Sem contar que Bolsonaro mandou embora 11 mil médicos cubanos do Programa Mais Médicos, que fizeram enorme falta a cerca de 24 milhões de brasileiros.

Bolsonaro foi seguido em tudo pelo incompetente general Pazuello, ministro da Saúde do “um manda, outro obedece”.

Proclamado "especialista em logística", o general Pazuello deixou faltar testes, vacinas, oxigênio, leitos de UTI, sedativos para intubação.

Com as pessoas morrendo sem ar em janeiro, por falta de oxigênio hospitalar, em Manaus, o general foi à cidade insistir com os médicos locais que a solução para elas era o "tratamento precoce" em vez de providenciar o oxigênio.

O general ministro da Saúde seguiu as ordens do genocida. Disse que testes para detectar o vírus não eram necessários, quando são forma primeira de prevenção (quarentena para os infectados).

Na sua gestão foi regra o “tratamento precoce” com cloroquina, ivermectina, e outras pseudo-poções mágicas, medicamentos que nada têm a ver com a Covid-19, até com letais contra-indicações.

A MÃE DAS MENTIRAS

A mãe de todas as mentiras, causa da cumplicidade de Bolsonaro com a epidemia, é o falso dilema por ele propagado: “isolamento social ou morrer de fome”.

Pode-se perfeitamente combater o vírus, adotar-se o isolamento social, e as pessoas não morrerem de fome nem perderem seus empregos.

Esta é uma opção econômica e política, o contrário da adotada por Bolsonaro e seu ministro ultra-neoliberal Paulo Guedes, ex-assessor de 3º escalão do general Pinochet.

Mas é a opção de numerosos países, os mais diversos, da França à tão demonizada Venezuela - que, aliás, tem, ao lado do Uruguai, a menor taxa de mortos na epidemia na América do Sul. No Uruguai, a epidemia começou a avançar, seu bom índice decrescido, justamente pela proximidade do Brasil, paraíso do vírus.

É mentira que não há dinheiro para auxílio-emergencial de R$ 600 até o fim da pandemia,

Não há, se as prioridades são as de Bolsonaro e Guedes, de entregar 50% do orçamento nacional diretamente aos bancos.

De dar todas as facilidades ao grande capital, “aproveitar a epidemia para passar a boiada”, como disse o ministro do Desmatamento, o condenado por crime ambiental e corrupção. Ricardo Salles, em reunião ministerial.

A pretexto deste “auxílio emergencial” de R$ 150, R$ 250, e R$ 375, aproveitou-se para “passar a boiada”: entre outros saques, congelar salários de funcionários públicos federais durante 15 anos; de funcionários estaduais e municipais de maneira vitalícia!
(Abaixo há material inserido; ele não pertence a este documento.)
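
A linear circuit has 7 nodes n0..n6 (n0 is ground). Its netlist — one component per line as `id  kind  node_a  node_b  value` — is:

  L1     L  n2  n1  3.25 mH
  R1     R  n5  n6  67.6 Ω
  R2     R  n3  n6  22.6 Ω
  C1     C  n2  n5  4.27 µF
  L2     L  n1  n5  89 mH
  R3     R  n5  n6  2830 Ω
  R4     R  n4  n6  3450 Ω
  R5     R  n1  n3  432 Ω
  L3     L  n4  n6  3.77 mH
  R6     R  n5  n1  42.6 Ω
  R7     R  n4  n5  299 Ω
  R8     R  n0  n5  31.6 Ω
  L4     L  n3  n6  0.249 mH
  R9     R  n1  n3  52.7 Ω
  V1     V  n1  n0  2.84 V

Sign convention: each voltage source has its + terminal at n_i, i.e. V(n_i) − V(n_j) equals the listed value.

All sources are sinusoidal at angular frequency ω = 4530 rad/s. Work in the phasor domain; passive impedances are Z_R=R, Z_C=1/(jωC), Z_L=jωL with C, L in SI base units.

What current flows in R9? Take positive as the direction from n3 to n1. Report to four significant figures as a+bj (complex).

Element admittances at ω=4530 rad/s:
  Y(L1) = 0.000-0.06792j S between n2,n1
  Y(R1) = 0.01479+0.000j S between n5,n6
  Y(R2) = 0.04425+0.000j S between n3,n6
  Y(C1) = 0.000+0.01934j S between n2,n5
  Y(L2) = 0.000-0.002480j S between n1,n5
  Y(R3) = 0.0003534+0.000j S between n5,n6
  Y(R4) = 0.0002899+0.000j S between n4,n6
  Y(R5) = 0.002315+0.000j S between n1,n3
  Y(L3) = 0.000-0.05855j S between n4,n6
  Y(R6) = 0.02347+0.000j S between n5,n1
  Y(R7) = 0.003344+0.000j S between n4,n5
  Y(R8) = 0.03165+0.000j S between n0,n5
  Y(L4) = 0.000-0.8865j S between n3,n6
  Y(R9) = 0.01898+0.000j S between n1,n3
  V1: constraint V(n1)−V(n0) = 2.84
Assemble and solve the 7×7 MNA system:
  V(n1)=2.840+0.000j  V(n2)=3.323-0.1811j  V(n3)=2.281+0.2206j  V(n4)=2.259+0.1715j  V(n5)=1.628+0.4549j  V(n6)=2.275+0.2074j
  i(V1)=-0.05152-0.01439j

-0.01061+0.004185j A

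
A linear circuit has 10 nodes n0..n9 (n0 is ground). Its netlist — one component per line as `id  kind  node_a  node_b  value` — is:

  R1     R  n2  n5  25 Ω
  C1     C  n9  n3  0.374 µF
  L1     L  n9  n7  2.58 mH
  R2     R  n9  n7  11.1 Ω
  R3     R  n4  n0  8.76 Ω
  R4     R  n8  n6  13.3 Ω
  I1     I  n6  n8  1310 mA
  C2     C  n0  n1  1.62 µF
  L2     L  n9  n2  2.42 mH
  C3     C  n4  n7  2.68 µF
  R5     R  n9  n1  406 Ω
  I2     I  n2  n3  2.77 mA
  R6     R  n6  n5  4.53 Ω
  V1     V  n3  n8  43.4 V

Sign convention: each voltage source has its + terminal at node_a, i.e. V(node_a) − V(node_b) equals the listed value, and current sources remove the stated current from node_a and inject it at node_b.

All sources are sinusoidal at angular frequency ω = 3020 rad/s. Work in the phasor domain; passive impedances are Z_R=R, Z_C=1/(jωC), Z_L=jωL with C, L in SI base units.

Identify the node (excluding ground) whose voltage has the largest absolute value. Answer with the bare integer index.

Apply KCL at each of the 9 non-ground nodes and solve the resulting linear system.
Node n1: branches {C2, R5} → V_1 = 0.000+0.000j
Node n2: branches {R1, L2, I2} → V_2 = 0.5060-0.02468j
Node n3: branches {C1, I2, V1} → V_3 = 61.30-2.990j
Node n4: branches {R3, C3} → V_4 = 0.000+0.000j
Node n5: branches {R1, R6} → V_5 = 0.4909-1.756j
Node n6: branches {R4, I1, R6} → V_6 = 0.4881-2.069j
Node n7: branches {L1, R2, C3} → V_7 = 0.000+0.000j
Node n8: branches {R4, I1, V1} → V_8 = 17.90-2.990j
Node n9: branches {C1, L1, R2, L2, R5} → V_9 = 0.000+0.000j
Source currents: i(V1)=-0.0006074-0.06924j

3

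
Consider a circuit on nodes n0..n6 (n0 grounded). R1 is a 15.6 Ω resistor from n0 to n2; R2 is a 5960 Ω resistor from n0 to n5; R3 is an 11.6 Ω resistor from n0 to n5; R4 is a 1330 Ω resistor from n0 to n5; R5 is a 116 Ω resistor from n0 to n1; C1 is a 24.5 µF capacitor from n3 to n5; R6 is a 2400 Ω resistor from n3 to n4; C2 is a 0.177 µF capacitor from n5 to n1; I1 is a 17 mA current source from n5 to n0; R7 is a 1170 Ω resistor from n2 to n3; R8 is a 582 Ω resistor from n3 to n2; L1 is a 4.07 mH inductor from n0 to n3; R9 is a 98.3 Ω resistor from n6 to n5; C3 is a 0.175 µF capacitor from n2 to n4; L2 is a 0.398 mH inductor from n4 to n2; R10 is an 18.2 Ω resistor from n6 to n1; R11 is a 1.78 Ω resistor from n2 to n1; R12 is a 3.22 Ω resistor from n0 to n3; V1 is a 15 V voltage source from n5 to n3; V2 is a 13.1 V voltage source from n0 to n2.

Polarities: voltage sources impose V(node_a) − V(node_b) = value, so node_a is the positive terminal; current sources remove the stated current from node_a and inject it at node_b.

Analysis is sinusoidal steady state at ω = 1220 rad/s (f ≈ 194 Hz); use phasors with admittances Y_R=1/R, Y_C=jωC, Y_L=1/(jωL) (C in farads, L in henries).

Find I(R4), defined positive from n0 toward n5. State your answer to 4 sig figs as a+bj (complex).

MNA unknowns: 6 node voltages V₁..V_6 plus 2 source currents (V1, V2)
R1: Y=0.06410+0.000j on G[0,2]
R2: Y=0.0001678+0.000j on G[0,5]
R3: Y=0.08621+0.000j on G[0,5]
R4: Y=0.0007519+0.000j on G[0,5]
R5: Y=0.008621+0.000j on G[0,1]
C1: Y=0.000+0.02989j on G[3,5]
R6: Y=0.0004167+0.000j on G[3,4]
C2: Y=0.000+0.0002159j on G[5,1]
I1: z[5]−=0.017, z[0]+=0.017
R7: Y=0.0008547+0.000j on G[2,3]
R8: Y=0.001718+0.000j on G[3,2]
L1: Y=0.000-0.2014j on G[0,3]
R9: Y=0.01017+0.000j on G[6,5]
C3: Y=0.000+0.0002135j on G[2,4]
L2: Y=0.000-2.059j on G[4,2]
R10: Y=0.05495+0.000j on G[6,1]
R11: Y=0.5618+0.000j on G[2,1]
R12: Y=0.3106+0.000j on G[0,3]
V1: row V5−V3=15, i_V1 at 5,3
V2: row V0−V2=13.1, i_V2 at 0,2
solve → V1=-12.53-0.01402j, V2=-13.10+0.000j, V3=-3.142-1.559j, V4=-13.10+0.002015j, V5=11.86-1.559j, V6=-8.724-0.2554j
aux → i_V1=-1.260-0.3045j, i_V2=-1.187+0.01254j

-0.008916+0.001172j A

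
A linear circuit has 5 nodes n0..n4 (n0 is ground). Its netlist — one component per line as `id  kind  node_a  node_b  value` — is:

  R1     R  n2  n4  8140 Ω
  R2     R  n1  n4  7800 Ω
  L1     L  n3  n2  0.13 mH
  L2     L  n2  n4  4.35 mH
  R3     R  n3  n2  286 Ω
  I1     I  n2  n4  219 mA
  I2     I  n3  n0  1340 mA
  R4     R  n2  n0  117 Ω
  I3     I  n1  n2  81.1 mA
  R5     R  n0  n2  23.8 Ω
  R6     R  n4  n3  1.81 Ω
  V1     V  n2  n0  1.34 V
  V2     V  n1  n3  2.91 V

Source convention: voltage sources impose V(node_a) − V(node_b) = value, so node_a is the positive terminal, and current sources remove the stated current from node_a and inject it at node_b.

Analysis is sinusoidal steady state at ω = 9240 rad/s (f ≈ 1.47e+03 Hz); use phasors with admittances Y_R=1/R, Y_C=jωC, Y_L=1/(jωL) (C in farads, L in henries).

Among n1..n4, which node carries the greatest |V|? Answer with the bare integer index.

1

MNA unknowns: 4 node voltages V₁..V_4 plus 2 source currents (V1, V2)
R1: Y=0.0001229+0.000j on G[2,4]
R2: Y=0.0001282+0.000j on G[1,4]
L1: Y=0.000-0.8325j on G[3,2]
L2: Y=0.000-0.02488j on G[2,4]
R3: Y=0.003497+0.000j on G[3,2]
I1: z[2]−=0.219, z[4]+=0.219
I2: z[3]−=1.34, z[0]+=1.34
R4: Y=0.008547+0.000j on G[2,0]
I3: z[1]−=0.0811, z[2]+=0.0811
R5: Y=0.04202+0.000j on G[0,2]
R6: Y=0.5525+0.000j on G[4,3]
V1: row V2−V0=1.34, i_V1 at 2,0
V2: row V1−V3=2.91, i_V2 at 1,3
solve → V1=4.231-1.403j, V2=1.340+0.000j, V3=1.321-1.403j, V4=1.780-1.383j
aux → i_V1=-1.408+0.000j, i_V2=-0.08141+2.578e-06j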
Como disse o ex-presidente Lula, o Brasil não pode ser o país do “corte, corte, corte, só se ouve falar em cortar”.

O Brasil não cabe na camisa-de-força de Paulo Guedes.

E nem nas mentiras de um extremista de direita genocida, que disse em reunião com grandes empresários Fiesp ainda antes da eleição: “Os senhores mandam na minha campanha. É difícil ser patrão no Brasil”.

Genocida porque capacho dos banqueiros e do grande capital nacional e internacional.